Comentario al II Domingo del Tiempo Ordinario
El Evangelio de este segundo domingo del Tiempo ordinario relata la llamada de los primeros discípulos del Señor. Juan el Bautista invitaba al arrepentimiento, despertaba una buena disposición interior, animaba a la práctica de la virtud, anunciaba la cercanía del Reino de Dios. El misterio de Cristo ya le había sido revelado cuando designó a Jesús como al “Cordero de Dios que quita el pecado del mundo” (Jn 1,29). Sus discípulos habrán recordado que la sangre del cordero pascual salvó a los israelitas de la muerte en Egipto.

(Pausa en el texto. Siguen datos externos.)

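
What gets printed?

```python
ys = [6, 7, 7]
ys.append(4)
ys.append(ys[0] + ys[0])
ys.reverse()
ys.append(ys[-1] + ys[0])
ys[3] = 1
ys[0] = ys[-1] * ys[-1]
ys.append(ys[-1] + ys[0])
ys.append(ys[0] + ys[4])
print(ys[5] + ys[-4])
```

append 4 → [6, 7, 7, 4]
append ys[0]+ys[0] = 6+6 = 12 → [6, 7, 7, 4, 12]
reverse → [12, 4, 7, 7, 6]
append ys[-1]+ys[0] = 6+12 = 18 → [12, 4, 7, 7, 6, 18]
ys[3] = 1 → [12, 4, 7, 1, 6, 18]
ys[0] = ys[-1]*ys[-1] = 18*18 = 324 → [324, 4, 7, 1, 6, 18]
append ys[-1]+ys[0] = 18+324 = 342 → [324, 4, 7, 1, 6, 18, 342]
append ys[0]+ys[4] = 324+6 = 330 → [324, 4, 7, 1, 6, 18, 342, 330]
ys[5]+ys[-4] = 18+6 = 24

24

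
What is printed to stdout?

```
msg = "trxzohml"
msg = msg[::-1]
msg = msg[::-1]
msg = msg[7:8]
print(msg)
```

reverse → 'lmhozxrt'
reverse → 'trxzohml'
slice [7:8] → 'l'

l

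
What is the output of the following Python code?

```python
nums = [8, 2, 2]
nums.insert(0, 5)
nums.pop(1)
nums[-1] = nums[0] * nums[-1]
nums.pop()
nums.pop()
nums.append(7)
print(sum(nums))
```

12

insert 5 at 0 → [5, 8, 2, 2]
pop(1) removes 8 → [5, 2, 2]
nums[-1] = nums[0]*nums[-1] = 5*2 = 10 → [5, 2, 10]
pop() removes 10 → [5, 2]
pop() removes 2 → [5]
append 7 → [5, 7]
sum = 12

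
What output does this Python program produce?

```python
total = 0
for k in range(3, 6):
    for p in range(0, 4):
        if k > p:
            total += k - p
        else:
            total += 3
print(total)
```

k=3,p=0: 3>0, total = 0+3 = 3
k=3,p=1: 3>1, total = 3+2 = 5
k=3,p=2: 3>2, total = 5+1 = 6
k=3,p=3: not 3>3, total = 6+3 = 9
k=4,p=0: 4>0, total = 9+4 = 13
k=4,p=1: 4>1, total = 13+3 = 16
k=4,p=2: 4>2, total = 16+2 = 18
k=4,p=3: 4>3, total = 18+1 = 19
k=5,p=0: 5>0, total = 19+5 = 24
k=5,p=1: 5>1, total = 24+4 = 28
k=5,p=2: 5>2, total = 28+3 = 31
k=5,p=3: 5>3, total = 31+2 = 33

33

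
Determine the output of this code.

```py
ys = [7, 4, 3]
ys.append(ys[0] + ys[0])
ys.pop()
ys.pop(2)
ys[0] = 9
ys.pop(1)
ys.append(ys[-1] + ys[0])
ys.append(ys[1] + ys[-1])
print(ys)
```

append ys[0]+ys[0] = 7+7 = 14 → [7, 4, 3, 14]
pop() removes 14 → [7, 4, 3]
pop(2) removes 3 → [7, 4]
ys[0] = 9 → [9, 4]
pop(1) removes 4 → [9]
append ys[-1]+ys[0] = 9+9 = 18 → [9, 18]
append ys[1]+ys[-1] = 18+18 = 36 → [9, 18, 36]

[9, 18, 36]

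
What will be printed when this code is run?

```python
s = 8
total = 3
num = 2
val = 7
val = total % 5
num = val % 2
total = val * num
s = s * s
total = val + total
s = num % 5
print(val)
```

3

val = 3%5 = 3
num = 3%2 = 1
total = 3*1 = 3
s = 8*8 = 64
total = 3+3 = 6
s = 1%5 = 1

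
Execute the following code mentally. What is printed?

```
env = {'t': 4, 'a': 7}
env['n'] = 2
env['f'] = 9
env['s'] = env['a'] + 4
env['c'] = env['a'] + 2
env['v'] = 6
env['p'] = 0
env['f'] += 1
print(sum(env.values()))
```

env['n'] = 2 → {'t': 4, 'a': 7, 'n': 2}
env['f'] = 9 → {'t': 4, 'a': 7, 'n': 2, 'f': 9}
env['s'] = env['a']+4 = 11 → {'t': 4, 'a': 7, 'n': 2, 'f': 9, 's': 11}
env['c'] = env['a']+2 = 9 → {'t': 4, 'a': 7, 'n': 2, 'f': 9, 's': 11, 'c': 9}
env['v'] = 6 → {'t': 4, 'a': 7, 'n': 2, 'f': 9, 's': 11, 'c': 9, 'v': 6}
env['p'] = 0 → {'t': 4, 'a': 7, 'n': 2, 'f': 9, 's': 11, 'c': 9, 'v': 6, 'p': 0}
env['f'] = 9+1 = 10 → {'t': 4, 'a': 7, 'n': 2, 'f': 10, 's': 11, 'c': 9, 'v': 6, 'p': 0}
sum of values = 49

49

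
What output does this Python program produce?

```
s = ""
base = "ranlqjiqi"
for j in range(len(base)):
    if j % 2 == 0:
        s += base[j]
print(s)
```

rnqii

j=0: add 'r' → 'r'
j=1: skip
j=2: add 'n' → 'rn'
j=3: skip
j=4: add 'q' → 'rnq'
j=5: skip
j=6: add 'i' → 'rnqi'
j=7: skip
j=8: add 'i' → 'rnqii'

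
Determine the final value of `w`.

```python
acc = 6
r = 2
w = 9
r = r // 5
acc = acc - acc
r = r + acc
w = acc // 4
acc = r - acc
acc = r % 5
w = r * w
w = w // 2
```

0

r = 2//5 = 0
acc = 6-6 = 0
r = 0+0 = 0
w = 0//4 = 0
acc = 0-0 = 0
acc = 0%5 = 0
w = 0*0 = 0
w = 0//2 = 0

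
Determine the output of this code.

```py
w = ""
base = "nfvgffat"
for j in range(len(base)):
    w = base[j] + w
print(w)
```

taffgvfn

j=0: prepend 'n' → 'n'
j=1: prepend 'f' → 'fn'
j=2: prepend 'v' → 'vfn'
j=3: prepend 'g' → 'gvfn'
j=4: prepend 'f' → 'fgvfn'
j=5: prepend 'f' → 'ffgvfn'
j=6: prepend 'a' → 'affgvfn'
j=7: prepend 't' → 'taffgvfn'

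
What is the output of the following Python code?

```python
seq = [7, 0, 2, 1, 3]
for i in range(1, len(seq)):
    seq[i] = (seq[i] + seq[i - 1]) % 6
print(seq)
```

[7, 1, 3, 4, 1]

i=1: seq[1] = (0+7)%6 = 1 → [7, 1, 2, 1, 3]
i=2: seq[2] = (2+1)%6 = 3 → [7, 1, 3, 1, 3]
i=3: seq[3] = (1+3)%6 = 4 → [7, 1, 3, 4, 3]
i=4: seq[4] = (3+4)%6 = 1 → [7, 1, 3, 4, 1]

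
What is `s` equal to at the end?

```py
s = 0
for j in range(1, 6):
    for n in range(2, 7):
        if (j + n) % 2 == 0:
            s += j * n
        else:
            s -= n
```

j=1,n=2: odd sum, s = 0-2 = -2
j=1,n=3: even sum, s = (-2)+3 = 1
j=1,n=4: odd sum, s = 1-4 = -3
j=1,n=5: even sum, s = (-3)+5 = 2
j=1,n=6: odd sum, s = 2-6 = -4
j=2,n=2: even sum, s = (-4)+4 = 0
j=2,n=3: odd sum, s = 0-3 = -3
j=2,n=4: even sum, s = (-3)+8 = 5
j=2,n=5: odd sum, s = 5-5 = 0
j=2,n=6: even sum, s = 0+12 = 12
j=3,n=2: odd sum, s = 12-2 = 10
j=3,n=3: even sum, s = 10+9 = 19
j=3,n=4: odd sum, s = 19-4 = 15
j=3,n=5: even sum, s = 15+15 = 30
j=3,n=6: odd sum, s = 30-6 = 24
j=4,n=2: even sum, s = 24+8 = 32
j=4,n=3: odd sum, s = 32-3 = 29
j=4,n=4: even sum, s = 29+16 = 45
j=4,n=5: odd sum, s = 45-5 = 40
j=4,n=6: even sum, s = 40+24 = 64
j=5,n=2: odd sum, s = 64-2 = 62
j=5,n=3: even sum, s = 62+15 = 77
j=5,n=4: odd sum, s = 77-4 = 73
j=5,n=5: even sum, s = 73+25 = 98
j=5,n=6: odd sum, s = 98-6 = 92

92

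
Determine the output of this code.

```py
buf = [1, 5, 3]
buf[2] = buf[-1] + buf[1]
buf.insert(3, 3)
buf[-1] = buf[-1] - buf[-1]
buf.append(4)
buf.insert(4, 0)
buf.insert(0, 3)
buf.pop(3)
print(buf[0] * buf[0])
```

9

buf[2] = buf[-1]+buf[1] = 3+5 = 8 → [1, 5, 8]
insert 3 at 3 → [1, 5, 8, 3]
buf[-1] = buf[-1]-buf[-1] = 3-3 = 0 → [1, 5, 8, 0]
append 4 → [1, 5, 8, 0, 4]
insert 0 at 4 → [1, 5, 8, 0, 0, 4]
insert 3 at 0 → [3, 1, 5, 8, 0, 0, 4]
pop(3) removes 8 → [3, 1, 5, 0, 0, 4]
buf[0]*buf[0] = 3*3 = 9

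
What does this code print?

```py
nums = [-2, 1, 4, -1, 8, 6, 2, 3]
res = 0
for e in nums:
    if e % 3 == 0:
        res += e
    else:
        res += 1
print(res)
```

15

e=-2: not %3==0, res = 0+1 = 1
e=1: not %3==0, res = 1+1 = 2
e=4: not %3==0, res = 2+1 = 3
e=-1: not %3==0, res = 3+1 = 4
e=8: not %3==0, res = 4+1 = 5
e=6: %3==0, res = 5+6 = 11
e=2: not %3==0, res = 11+1 = 12
e=3: %3==0, res = 12+3 = 15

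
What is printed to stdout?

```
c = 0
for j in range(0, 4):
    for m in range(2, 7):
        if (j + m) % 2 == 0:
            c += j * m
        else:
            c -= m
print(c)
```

j=0,m=2: even sum, c = 0+0 = 0
j=0,m=3: odd sum, c = 0-3 = -3
j=0,m=4: even sum, c = (-3)+0 = -3
j=0,m=5: odd sum, c = (-3)-5 = -8
j=0,m=6: even sum, c = (-8)+0 = -8
j=1,m=2: odd sum, c = (-8)-2 = -10
j=1,m=3: even sum, c = (-10)+3 = -7
j=1,m=4: odd sum, c = (-7)-4 = -11
j=1,m=5: even sum, c = (-11)+5 = -6
j=1,m=6: odd sum, c = (-6)-6 = -12
j=2,m=2: even sum, c = (-12)+4 = -8
j=2,m=3: odd sum, c = (-8)-3 = -11
j=2,m=4: even sum, c = (-11)+8 = -3
j=2,m=5: odd sum, c = (-3)-5 = -8
j=2,m=6: even sum, c = (-8)+12 = 4
j=3,m=2: odd sum, c = 4-2 = 2
j=3,m=3: even sum, c = 2+9 = 11
j=3,m=4: odd sum, c = 11-4 = 7
j=3,m=5: even sum, c = 7+15 = 22
j=3,m=6: odd sum, c = 22-6 = 16

16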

El sacrificio de Cristo estaba ya anunciado por Isaías al comparar los sufrimientos del Siervo doliente con el sacrificio de un cordero (cf. Is 53,7).

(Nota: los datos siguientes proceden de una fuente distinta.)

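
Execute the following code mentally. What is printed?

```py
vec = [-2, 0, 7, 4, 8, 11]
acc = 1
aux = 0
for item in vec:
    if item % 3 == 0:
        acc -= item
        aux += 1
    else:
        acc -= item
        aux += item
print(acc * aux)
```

-783

item=-2: not %3==0, acc = 1-(-2) = 3; aux=-2
item=0: %3==0, acc = 3-0 = 3; aux=-1
item=7: not %3==0, acc = 3-7 = -4; aux=6
item=4: not %3==0, acc = (-4)-4 = -8; aux=10
item=8: not %3==0, acc = (-8)-8 = -16; aux=18
item=11: not %3==0, acc = (-16)-11 = -27; aux=29
acc*aux = (-27)*29 = -783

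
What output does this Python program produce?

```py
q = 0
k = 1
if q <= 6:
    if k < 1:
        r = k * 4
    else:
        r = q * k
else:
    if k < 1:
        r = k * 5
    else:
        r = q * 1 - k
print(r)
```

q=0, k=1
q <= 6 is True; k < 1 is False
→ r = q * k = 0

0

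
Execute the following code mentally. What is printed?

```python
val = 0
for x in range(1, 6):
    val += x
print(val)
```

x=1: val = 0+1 = 1
x=2: val = 1+2 = 3
x=3: val = 3+3 = 6
x=4: val = 6+4 = 10
x=5: val = 10+5 = 15

15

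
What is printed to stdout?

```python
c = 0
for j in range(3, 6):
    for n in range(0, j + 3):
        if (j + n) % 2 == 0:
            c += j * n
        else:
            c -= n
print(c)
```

j=3,n=0: odd sum, c = 0-0 = 0
j=3,n=1: even sum, c = 0+3 = 3
j=3,n=2: odd sum, c = 3-2 = 1
j=3,n=3: even sum, c = 1+9 = 10
j=3,n=4: odd sum, c = 10-4 = 6
j=3,n=5: even sum, c = 6+15 = 21
j=4,n=0: even sum, c = 21+0 = 21
j=4,n=1: odd sum, c = 21-1 = 20
j=4,n=2: even sum, c = 20+8 = 28
j=4,n=3: odd sum, c = 28-3 = 25
j=4,n=4: even sum, c = 25+16 = 41
j=4,n=5: odd sum, c = 41-5 = 36
j=4,n=6: even sum, c = 36+24 = 60
j=5,n=0: odd sum, c = 60-0 = 60
j=5,n=1: even sum, c = 60+5 = 65
j=5,n=2: odd sum, c = 65-2 = 63
j=5,n=3: even sum, c = 63+15 = 78
j=5,n=4: odd sum, c = 78-4 = 74
j=5,n=5: even sum, c = 74+25 = 99
j=5,n=6: odd sum, c = 99-6 = 93
j=5,n=7: even sum, c = 93+35 = 128

128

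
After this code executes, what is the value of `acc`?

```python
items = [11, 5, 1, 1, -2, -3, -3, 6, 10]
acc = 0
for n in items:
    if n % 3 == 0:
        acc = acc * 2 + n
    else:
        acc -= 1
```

n=11: not %3==0, acc = 0-1 = -1
n=5: not %3==0, acc = (-1)-1 = -2
n=1: not %3==0, acc = (-2)-1 = -3
n=1: not %3==0, acc = (-3)-1 = -4
n=-2: not %3==0, acc = (-4)-1 = -5
n=-3: %3==0, acc = (-5)*2+(-3) = -13
n=-3: %3==0, acc = (-13)*2+(-3) = -29
n=6: %3==0, acc = (-29)*2+6 = -52
n=10: not %3==0, acc = (-52)-1 = -53

-53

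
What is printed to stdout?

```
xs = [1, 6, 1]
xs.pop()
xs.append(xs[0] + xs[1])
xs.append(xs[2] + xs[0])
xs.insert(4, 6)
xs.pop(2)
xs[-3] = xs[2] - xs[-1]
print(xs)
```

[1, 2, 8, 6]

pop() removes 1 → [1, 6]
append xs[0]+xs[1] = 1+6 = 7 → [1, 6, 7]
append xs[2]+xs[0] = 7+1 = 8 → [1, 6, 7, 8]
insert 6 at 4 → [1, 6, 7, 8, 6]
pop(2) removes 7 → [1, 6, 8, 6]
xs[-3] = xs[2]-xs[-1] = 8-6 = 2 → [1, 2, 8, 6]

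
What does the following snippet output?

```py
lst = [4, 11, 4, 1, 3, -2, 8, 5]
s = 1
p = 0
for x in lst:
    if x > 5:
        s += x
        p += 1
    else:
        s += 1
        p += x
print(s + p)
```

x=4: not >5, s = 1+1 = 2; p=4
x=11: >5, s = 2+11 = 13; p=5
x=4: not >5, s = 13+1 = 14; p=9
x=1: not >5, s = 14+1 = 15; p=10
x=3: not >5, s = 15+1 = 16; p=13
x=-2: not >5, s = 16+1 = 17; p=11
x=8: >5, s = 17+8 = 25; p=12
x=5: not >5, s = 25+1 = 26; p=17
s+p = 26+17 = 43

43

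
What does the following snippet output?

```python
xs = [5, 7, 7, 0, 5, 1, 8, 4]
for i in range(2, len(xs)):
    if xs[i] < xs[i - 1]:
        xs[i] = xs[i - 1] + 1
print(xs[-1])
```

i=2: 7>=7, unchanged → [5, 7, 7, 0, 5, 1, 8, 4]
i=3: 0<7, xs[3] = 7+1 = 8 → [5, 7, 7, 8, 5, 1, 8, 4]
i=4: 5<8, xs[4] = 8+1 = 9 → [5, 7, 7, 8, 9, 1, 8, 4]
i=5: 1<9, xs[5] = 9+1 = 10 → [5, 7, 7, 8, 9, 10, 8, 4]
i=6: 8<10, xs[6] = 10+1 = 11 → [5, 7, 7, 8, 9, 10, 11, 4]
i=7: 4<11, xs[7] = 11+1 = 12 → [5, 7, 7, 8, 9, 10, 11, 12]

12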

Al escuchar al Bautista designar a Cristo como “el cordero de Dios”, Andrés, y otro identificado como Juan, siguen a Jesucristo. El Maestro quizá se da la vuelta para preguntarles: “¿Qué buscáis?”. Ellos contestan con otra pregunta: “¿dónde vives?”. Curiosamente, Jesús les invita entonces a ir con él: “Venid y veréis”. Y lo hicieron.

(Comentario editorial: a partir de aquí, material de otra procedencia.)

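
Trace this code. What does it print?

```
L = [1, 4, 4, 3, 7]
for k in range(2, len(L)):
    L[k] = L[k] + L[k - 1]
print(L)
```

k=2: L[2] = 4+4 = 8 → [1, 4, 8, 3, 7]
k=3: L[3] = 3+8 = 11 → [1, 4, 8, 11, 7]
k=4: L[4] = 7+11 = 18 → [1, 4, 8, 11, 18]

[1, 4, 8, 11, 18]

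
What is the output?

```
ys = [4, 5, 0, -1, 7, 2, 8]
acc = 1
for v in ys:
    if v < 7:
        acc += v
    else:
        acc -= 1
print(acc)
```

9

v=4: <7, acc = 1+4 = 5
v=5: <7, acc = 5+5 = 10
v=0: <7, acc = 10+0 = 10
v=-1: <7, acc = 10+(-1) = 9
v=7: not <7, acc = 9-1 = 8
v=2: <7, acc = 8+2 = 10
v=8: not <7, acc = 10-1 = 9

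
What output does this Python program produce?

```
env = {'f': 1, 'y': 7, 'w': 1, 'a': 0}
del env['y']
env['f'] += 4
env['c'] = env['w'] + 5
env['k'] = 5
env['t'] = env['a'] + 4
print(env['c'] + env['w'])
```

del 'y' → {'f': 1, 'w': 1, 'a': 0}
env['f'] = 1+4 = 5 → {'f': 5, 'w': 1, 'a': 0}
env['c'] = env['w']+5 = 6 → {'f': 5, 'w': 1, 'a': 0, 'c': 6}
env['k'] = 5 → {'f': 5, 'w': 1, 'a': 0, 'c': 6, 'k': 5}
env['t'] = env['a']+4 = 4 → {'f': 5, 'w': 1, 'a': 0, 'c': 6, 'k': 5, 't': 4}
env['c']+env['w'] = 6+1 = 7

7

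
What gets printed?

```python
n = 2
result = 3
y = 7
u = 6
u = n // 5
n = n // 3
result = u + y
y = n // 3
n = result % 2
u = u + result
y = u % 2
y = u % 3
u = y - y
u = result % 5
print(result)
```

u = 2//5 = 0
n = 2//3 = 0
result = 0+7 = 7
y = 0//3 = 0
n = 7%2 = 1
u = 0+7 = 7
y = 7%2 = 1
y = 7%3 = 1
u = 1-1 = 0
u = 7%5 = 2

7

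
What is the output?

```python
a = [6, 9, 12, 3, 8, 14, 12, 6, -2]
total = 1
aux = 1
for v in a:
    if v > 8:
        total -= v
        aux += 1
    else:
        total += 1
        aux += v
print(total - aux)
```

-67

v=6: not >8, total = 1+1 = 2; aux=7
v=9: >8, total = 2-9 = -7; aux=8
v=12: >8, total = (-7)-12 = -19; aux=9
v=3: not >8, total = (-19)+1 = -18; aux=12
v=8: not >8, total = (-18)+1 = -17; aux=20
v=14: >8, total = (-17)-14 = -31; aux=21
v=12: >8, total = (-31)-12 = -43; aux=22
v=6: not >8, total = (-43)+1 = -42; aux=28
v=-2: not >8, total = (-42)+1 = -41; aux=26
total-aux = (-41)-26 = -67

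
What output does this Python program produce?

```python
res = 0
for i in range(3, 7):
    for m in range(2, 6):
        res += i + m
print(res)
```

128

i=3,m=2: res = 0+5 = 5
i=3,m=3: res = 5+6 = 11
i=3,m=4: res = 11+7 = 18
i=3,m=5: res = 18+8 = 26
i=4,m=2: res = 26+6 = 32
i=4,m=3: res = 32+7 = 39
i=4,m=4: res = 39+8 = 47
i=4,m=5: res = 47+9 = 56
i=5,m=2: res = 56+7 = 63
i=5,m=3: res = 63+8 = 71
i=5,m=4: res = 71+9 = 80
i=5,m=5: res = 80+10 = 90
i=6,m=2: res = 90+8 = 98
i=6,m=3: res = 98+9 = 107
i=6,m=4: res = 107+10 = 117
i=6,m=5: res = 117+11 = 128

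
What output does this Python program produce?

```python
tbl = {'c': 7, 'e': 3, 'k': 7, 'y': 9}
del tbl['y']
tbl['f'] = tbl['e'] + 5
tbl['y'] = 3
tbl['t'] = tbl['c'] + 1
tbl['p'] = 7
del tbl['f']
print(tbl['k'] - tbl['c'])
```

del 'y' → {'c': 7, 'e': 3, 'k': 7}
tbl['f'] = tbl['e']+5 = 8 → {'c': 7, 'e': 3, 'k': 7, 'f': 8}
tbl['y'] = 3 → {'c': 7, 'e': 3, 'k': 7, 'f': 8, 'y': 3}
tbl['t'] = tbl['c']+1 = 8 → {'c': 7, 'e': 3, 'k': 7, 'f': 8, 'y': 3, 't': 8}
tbl['p'] = 7 → {'c': 7, 'e': 3, 'k': 7, 'f': 8, 'y': 3, 't': 8, 'p': 7}
del 'f' → {'c': 7, 'e': 3, 'k': 7, 'y': 3, 't': 8, 'p': 7}
tbl['k']-tbl['c'] = 7-7 = 0

0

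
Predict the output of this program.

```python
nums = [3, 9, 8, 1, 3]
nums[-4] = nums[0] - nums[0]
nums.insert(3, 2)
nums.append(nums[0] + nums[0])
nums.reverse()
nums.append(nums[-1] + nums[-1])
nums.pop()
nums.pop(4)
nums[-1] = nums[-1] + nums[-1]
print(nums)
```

nums[-4] = nums[0]-nums[0] = 3-3 = 0 → [3, 0, 8, 1, 3]
insert 2 at 3 → [3, 0, 8, 2, 1, 3]
append nums[0]+nums[0] = 3+3 = 6 → [3, 0, 8, 2, 1, 3, 6]
reverse → [6, 3, 1, 2, 8, 0, 3]
append nums[-1]+nums[-1] = 3+3 = 6 → [6, 3, 1, 2, 8, 0, 3, 6]
pop() removes 6 → [6, 3, 1, 2, 8, 0, 3]
pop(4) removes 8 → [6, 3, 1, 2, 0, 3]
nums[-1] = nums[-1]+nums[-1] = 3+3 = 6 → [6, 3, 1, 2, 0, 6]

[6, 3, 1, 2, 0, 6]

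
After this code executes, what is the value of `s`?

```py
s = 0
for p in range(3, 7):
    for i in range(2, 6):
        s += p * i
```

252

p=3,i=2: s = 0+6 = 6
p=3,i=3: s = 6+9 = 15
p=3,i=4: s = 15+12 = 27
p=3,i=5: s = 27+15 = 42
p=4,i=2: s = 42+8 = 50
p=4,i=3: s = 50+12 = 62
p=4,i=4: s = 62+16 = 78
p=4,i=5: s = 78+20 = 98
p=5,i=2: s = 98+10 = 108
p=5,i=3: s = 108+15 = 123
p=5,i=4: s = 123+20 = 143
p=5,i=5: s = 143+25 = 168
p=6,i=2: s = 168+12 = 180
p=6,i=3: s = 180+18 = 198
p=6,i=4: s = 198+24 = 222
p=6,i=5: s = 222+30 = 252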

“Era más o menos la hora décima.” La mención de la hora, las cuatro de la tarde, recuerda quizá el entusiasmo que envolvió las primeras amistades del Señor. La atracción de Cristo debió de ser tan fuerte como respetuosa de la libertad. Juan y Andrés estaban bien preparados por el Bautista: no dudaron en abandonar al último de los profetas, la “voz”, para escuchar al “Verbo” mismo.
La Liturgia de la Palabra propone la elección de Samuel como primera lectura: centra así nuestra atención en que Dios es quien llama primero; se dirige tres veces a Samuel, un signo de plenitud (cf. Sam 3,3-10). A su vez, la llamada a Juan y Andrés abrazará toda su vida. Nada saben de lo que les espera, pero no dudan: Jesús ha tocado sus corazones. Ejercen una verdadera libertad: la de decidir, sin “razones” quizá, pero con razón.
De modo paradójico, san Josemaría expresaba esa entrega que Dios espera: “Libremente, porque te dio la gana –que es la razón más sobrenatural–, respondiste que sí a Dios”. El “yo” profundo toma la justa decisión: el don de sí. Porque se trata de un don libre y responsable, no se vive como un sacrificio. Así ocurrió en la vocación de san José, tal como la percibe el papa Francisco: “La felicidad de José no está en la lógica del auto-sacrificio, sino en el don de sí mismo. Nunca se percibe en este hombre la frustración, sino sólo la confianza”. Quien se da por amor no tiene mentalidad de víctima: es alegre. Esa alegría, Andrés no se la guarda para sí mismo: busca a su hermano Simón y lo lleva a Jesús.
En el primer capítulo del Evangelio de san Juan, las sucesivas llamadas de Jesús a seguirlo van acompañadas de su progresiva revelación: el “Cordero de Dios” es el Hijo de Dios. Ser el Hijo significa para Jesús convertirse en el cordero que da su vida por nuestra salvación. Y es así como, en la Misa, antes de la comunión, el celebrante presenta a Jesucristo, sustancialmente presente en la hostia santa: “Este es el cordero de Dios que quita el pecado del mundo. Dichosos los invitados a la cena del Señor”. Son las bodas del Cordero con la humanidad, la plena instauración del Reino anunciado por el Bautista (cf. Ap 19,9).
La celebración de la Eucaristía hace presente ese misterio. Hoy, la oración sobre las ofrendas, dirigida a Dios Padre, lo proclama: “cada vez que celebramos este memorial del sacrificio de Cristo se realiza la obra de nuestra redención”. Darse y convertirse en hijos de Dios: a eso estamos llamados, por obra del Espíritu Santo. Somos templos del Espíritu, dice san Pablo en la segunda lectura de hoy: ya no nos pertenecemos (cf. 1 Co 6,19). Dios vive en nosotros y nosotros en Él.